Did the vacuum she used for half of her cleaning spree gain weight, muscle or both? Was the house full of that much surface dust and grime?

But she’d actually asked him about his mental state, not his opinion of hers. “It goes,” he finally said. “I feel like I’m going to see dancing wine cases in my nightmares.”

Batya smirked. “As long as you don’t cut them down, they won’t multiply. Did I not teach you anything?”

Movie references. She was answering him in movie references which meant she needed an extra pick-me-up. “I didn’t feed them after midnight,” he replied with a shrug, playing along, “or wet them, so they’re fine.”

Abe’s singular laugh could be heard anywhere, and it was nice to hear it now. “Too many references,” his best friend said, making his presence known as he stood in front of the stove. “Both of them wonderful. Except what’s going on?”

Batya looked at him, and miracle of miracles she knew him well enough to see the cracks and dents in the armor. Both her husband’s and his. Without asking. “You want to take over?”

He raised an eyebrow. “Are you still cleaning or am I in the babysitting phase?”

“If I see another bottle of cleaning solution,” Batya said, “I will lose my ever-loving mind faster than someone could snap their fingers and say some random Aramaic phrase.”

He laughed. Abe, thankfully, did as well. “Got it,” Artur said.

“Hey,” Abe said with a laugh. “Don’t I get a vote?”

Batya raised an eyebrow, and she turned toward her husband. Their relationship was something he adored and felt ridiculously lucky to be able to be close to as it developed.

“He’s been on front-end lifting for a while,” Batya said, turning toward Abe. “You want I should give him a break?”

The look that passed between them was hard fought and wonderful. Beautiful, even. He was proud of it.

Not that he’d been directly responsible, like he was for the very first campaign he’d done all those years earlier.

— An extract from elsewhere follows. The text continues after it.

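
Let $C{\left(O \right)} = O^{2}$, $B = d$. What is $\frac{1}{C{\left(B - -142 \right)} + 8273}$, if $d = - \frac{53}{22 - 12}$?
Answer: $\frac{100}{2695989} \approx 3.7092 \cdot 10^{-5}$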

But this. This was two people who couldn’t figure themselves out for way too long. He’d just given them a tiny bit of guidance a few years before, and now he watched them with a sense of al­most…pa­ternal?…pride, as they grew and bloomed together.

“What’s that look?” Abe said.

“What look?” Artur replied, knowing that if he actually admitted how he felt about their relationship, neither of them would know what to say.

“Isn’t the normal response to say something weird, like get a room?”

“Have I ever been normal?” Artur asked, knowing the response as well as he knew his friend.

“Nope. And that’s why we adore you and that weird smile on your face.” Batya grinned, pointing at her husband with a thumb. “So why is it you want to go back here with him, exactly?”

“Because,” Abe said, scrutiny in his eyes as clear as the smirk Artur had worn. “If I had to guess, my best friend just happens to be removing himself from a situation where aside from lifting and sorting boxes, he’d been staring at the driveway and driving himself crazy as he looks for a particular guest to arrive.”